I’ve pulled out my notes and sketches to show Abe. I have am working on a contract job to make a comic about the new kabomani tapirs. They are the smallest of the five tapir species. Until recently, they were thought to be just juveniles of the mountain tapir. Scientists finally caved to the pressures of the natives in the area. They did some research to determine what the tapirs really were. Of course, the natives were right. They’re a completely separate species.
Tapirs are an important factor in seeding the forests where the live. Literally. They eat fruit and, because they roam about one square mile, are important in carrying the seeds from the fruit all over their patch. Because tapirs are an important part of the ecology of the areas they live in, we need to bring these timid, nocturnal creatures into the light of human consciousness. Each species of tapir is an official endangered due to poaching and logging in their respective domains.
But back to the present. I have been telling Abe all about tapirs for a few years now. And somehow he isn’t sick of it yet. Which is good because I have almost an entire suitcase full of sketches and notes to show him. I think it helps that tapirs have a quality that makes then look like giant corgis.
Because tapirs are so hard to find (they often live alone in their square mile of land), I also have lots of notes and drawings about the other animals in the area. I found plenty of capybaras, the world’s largest rodent. I was also fortunate to stumble across a giant armadillo, a 6-to-8-foot-long leftover giant from the time of dinosaurs.

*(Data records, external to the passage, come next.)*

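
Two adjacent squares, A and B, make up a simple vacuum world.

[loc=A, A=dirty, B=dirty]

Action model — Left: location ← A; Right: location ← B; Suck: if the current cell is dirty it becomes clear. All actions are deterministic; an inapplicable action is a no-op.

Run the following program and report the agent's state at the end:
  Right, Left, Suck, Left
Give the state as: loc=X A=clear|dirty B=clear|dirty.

t=1 Right ⇒ loc=B A=dirty B=dirty
t=2 Left ⇒ loc=A A=dirty B=dirty
t=3 Suck ⇒ loc=A A=clear B=dirty
t=4 Left ⇒ loc=A A=clear B=dirty

loc=A A=clear B=dirty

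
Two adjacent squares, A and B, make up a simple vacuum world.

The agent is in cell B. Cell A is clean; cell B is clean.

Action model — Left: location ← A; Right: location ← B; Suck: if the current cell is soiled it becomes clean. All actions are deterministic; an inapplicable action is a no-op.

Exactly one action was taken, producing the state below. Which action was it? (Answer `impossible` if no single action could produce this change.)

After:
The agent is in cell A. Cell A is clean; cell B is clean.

try  Left: (A; A:clean, B:clean)  ← match
try Right: (B; A:clean, B:clean)
try  Suck: (B; A:clean, B:clean)

Left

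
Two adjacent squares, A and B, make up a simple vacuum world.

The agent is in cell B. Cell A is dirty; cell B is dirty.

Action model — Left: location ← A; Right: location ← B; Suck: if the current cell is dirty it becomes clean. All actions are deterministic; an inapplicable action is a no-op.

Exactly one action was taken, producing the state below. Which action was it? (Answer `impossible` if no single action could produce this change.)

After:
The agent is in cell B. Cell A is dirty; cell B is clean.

Suck

try  Left: (A; A:dirty, B:dirty)
try Right: (B; A:dirty, B:dirty)
try  Suck: (B; A:dirty, B:clean)  ← match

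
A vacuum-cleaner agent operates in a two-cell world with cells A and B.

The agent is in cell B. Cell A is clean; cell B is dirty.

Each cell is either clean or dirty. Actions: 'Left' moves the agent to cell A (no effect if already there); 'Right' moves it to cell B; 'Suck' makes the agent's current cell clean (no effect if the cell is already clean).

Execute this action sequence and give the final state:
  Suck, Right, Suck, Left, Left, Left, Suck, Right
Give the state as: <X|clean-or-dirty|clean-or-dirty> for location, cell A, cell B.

<B|clean|clean>

1. Suck → <B|clean|clean>
2. Right → <B|clean|clean>
3. Suck → <B|clean|clean>
4. Left → <A|clean|clean>
5. Left → <A|clean|clean>
6. Left → <A|clean|clean>
7. Suck → <A|clean|clean>
8. Right → <B|clean|clean>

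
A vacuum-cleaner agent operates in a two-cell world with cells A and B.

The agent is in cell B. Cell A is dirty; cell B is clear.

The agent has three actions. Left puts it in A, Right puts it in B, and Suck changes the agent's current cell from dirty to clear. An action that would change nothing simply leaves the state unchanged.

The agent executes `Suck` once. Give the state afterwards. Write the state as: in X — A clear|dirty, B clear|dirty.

start: in B — A dirty, B clear
1) do Suck; now in B — A dirty, B clear

in B — A dirty, B clear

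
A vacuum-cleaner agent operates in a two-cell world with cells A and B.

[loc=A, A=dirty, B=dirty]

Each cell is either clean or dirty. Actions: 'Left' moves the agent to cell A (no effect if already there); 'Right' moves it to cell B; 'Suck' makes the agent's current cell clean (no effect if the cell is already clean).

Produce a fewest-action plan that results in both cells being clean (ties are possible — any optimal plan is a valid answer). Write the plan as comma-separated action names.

Suck, Right, Suck

step 1/3 (Suck): (A; A:clean, B:dirty)
step 2/3 (Right): (B; A:clean, B:dirty)
step 3/3 (Suck): (B; A:clean, B:clean)
min 3: Suck A + move + Suck B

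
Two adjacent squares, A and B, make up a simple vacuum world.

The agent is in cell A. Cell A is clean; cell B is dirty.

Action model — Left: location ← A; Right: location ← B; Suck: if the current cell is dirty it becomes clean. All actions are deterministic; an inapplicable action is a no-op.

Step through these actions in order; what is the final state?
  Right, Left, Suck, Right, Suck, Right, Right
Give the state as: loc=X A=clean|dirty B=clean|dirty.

loc=B A=clean B=clean

[1] after Right: loc=B A=clean B=dirty
[2] after Left: loc=A A=clean B=dirty
[3] after Suck: loc=A A=clean B=dirty
[4] after Right: loc=B A=clean B=dirty
[5] after Suck: loc=B A=clean B=clean
[6] after Right: loc=B A=clean B=clean
[7] after Right: loc=B A=clean B=clean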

After numerous cups of tea and a few hours, I am talked out. Sketches and illustrations are strewn in piles around the couch. I’m typically only a big talker with Abe, or when I am inappropriately nervous, so I was pretty quiet for the last half of last month. This silence left plenty of time for thumbnailing story ideas and sketching out styles for the various stories. Plenty of stories came to mind – strictly educational comics about the life of a tapir over the course of a day, more child oriented and anthropomorphic stories to get the kiddies interested in tapirs at a young age, and fantasy stories of tapirs as dream eaters from myths in Asia where the Malayan tapir lives.

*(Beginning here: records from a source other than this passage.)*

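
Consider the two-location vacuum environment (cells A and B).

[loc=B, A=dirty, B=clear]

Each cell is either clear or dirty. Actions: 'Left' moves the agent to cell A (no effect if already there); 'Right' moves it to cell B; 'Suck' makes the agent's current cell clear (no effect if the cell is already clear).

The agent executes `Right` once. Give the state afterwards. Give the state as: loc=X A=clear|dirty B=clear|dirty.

loc=B A=dirty B=clear

start: loc=B A=dirty B=clear
Right (#1): loc=B A=dirty B=clear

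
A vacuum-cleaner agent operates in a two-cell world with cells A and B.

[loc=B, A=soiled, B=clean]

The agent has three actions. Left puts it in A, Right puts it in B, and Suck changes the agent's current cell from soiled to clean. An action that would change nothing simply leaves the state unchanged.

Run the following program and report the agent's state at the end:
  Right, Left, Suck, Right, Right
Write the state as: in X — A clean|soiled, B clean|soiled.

in B — A clean, B clean

Right (#1): in B — A soiled, B clean
Left (#2): in A — A soiled, B clean
Suck (#3): in A — A clean, B clean
Right (#4): in B — A clean, B clean
Right (#5): in B — A clean, B clean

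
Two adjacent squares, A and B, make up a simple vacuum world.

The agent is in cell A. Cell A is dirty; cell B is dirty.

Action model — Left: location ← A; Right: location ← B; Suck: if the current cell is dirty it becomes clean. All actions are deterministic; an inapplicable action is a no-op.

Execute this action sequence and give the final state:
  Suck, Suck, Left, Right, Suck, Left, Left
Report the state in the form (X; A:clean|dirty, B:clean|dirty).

step 1/7 (Suck): (A; A:clean, B:dirty)
step 2/7 (Suck): (A; A:clean, B:dirty)
step 3/7 (Left): (A; A:clean, B:dirty)
step 4/7 (Right): (B; A:clean, B:dirty)
step 5/7 (Suck): (B; A:clean, B:clean)
step 6/7 (Left): (A; A:clean, B:clean)
step 7/7 (Left): (A; A:clean, B:clean)

(A; A:clean, B:clean)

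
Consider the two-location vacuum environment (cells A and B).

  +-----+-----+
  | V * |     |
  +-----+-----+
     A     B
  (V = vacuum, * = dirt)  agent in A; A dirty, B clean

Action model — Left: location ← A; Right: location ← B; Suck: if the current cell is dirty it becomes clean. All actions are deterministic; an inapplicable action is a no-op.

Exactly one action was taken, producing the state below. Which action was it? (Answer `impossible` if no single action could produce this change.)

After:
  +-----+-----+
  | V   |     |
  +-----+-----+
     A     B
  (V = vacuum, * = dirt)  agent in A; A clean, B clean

Suck

try  Left: <A|dirty|clean>
try Right: <B|dirty|clean>
try  Suck: <A|clean|clean>  ← match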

And now it is Abe’s turn to catch me up on what has happened while I’ve been gone. How the dogs have been. How his photography is coming along. Living near an abundance of state and national parks, he can photograph plenty of local wildlife. We were sad he couldn’t come with me to Brazil, but someone had to take care of le poops, better known to others as “the dogs.” But he brought down his laptop and showed me the photos he took of deer, loons, beavers, moose, and one quick shot of a black bear from the car before Abe sped off. He even printed and framed a photo of Ernie sleeping in the yard with one of the chickens for me.

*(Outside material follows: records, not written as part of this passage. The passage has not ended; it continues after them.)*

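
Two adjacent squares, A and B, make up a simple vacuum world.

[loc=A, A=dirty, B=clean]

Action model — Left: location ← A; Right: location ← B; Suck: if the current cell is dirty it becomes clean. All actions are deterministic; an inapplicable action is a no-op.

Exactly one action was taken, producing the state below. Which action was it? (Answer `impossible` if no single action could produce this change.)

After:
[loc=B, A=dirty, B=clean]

try  Left: <A|dirty|clean>
try Right: <B|dirty|clean>  ← match
try  Suck: <A|clean|clean>

Right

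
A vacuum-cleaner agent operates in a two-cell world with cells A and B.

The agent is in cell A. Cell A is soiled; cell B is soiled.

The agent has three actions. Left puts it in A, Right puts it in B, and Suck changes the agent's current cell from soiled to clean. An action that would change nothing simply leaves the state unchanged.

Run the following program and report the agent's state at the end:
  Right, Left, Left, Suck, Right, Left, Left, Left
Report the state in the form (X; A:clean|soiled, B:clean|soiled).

[1] after Right: (B; A:soiled, B:soiled)
[2] after Left: (A; A:soiled, B:soiled)
[3] after Left: (A; A:soiled, B:soiled)
[4] after Suck: (A; A:clean, B:soiled)
[5] after Right: (B; A:clean, B:soiled)
[6] after Left: (A; A:clean, B:soiled)
[7] after Left: (A; A:clean, B:soiled)
[8] after Left: (A; A:clean, B:soiled)

(A; A:clean, B:soiled)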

At this point, it’s late, but we are all enjoying each other’s company too much to head upstairs to bed. We’re all curled up on the big couch we got just for our cozy living room. We’ve pulled out the comics. I hadn’t been able to bring any (other than on my tablet) so I have been craving a good paper comic in my hands. The fire in the fireplace is dying down. Rain is beginning to tap on the windows. Nisa snores. Abe giggles to himself and turns the page of the comic he is reading. All the most comfortable sounds of home.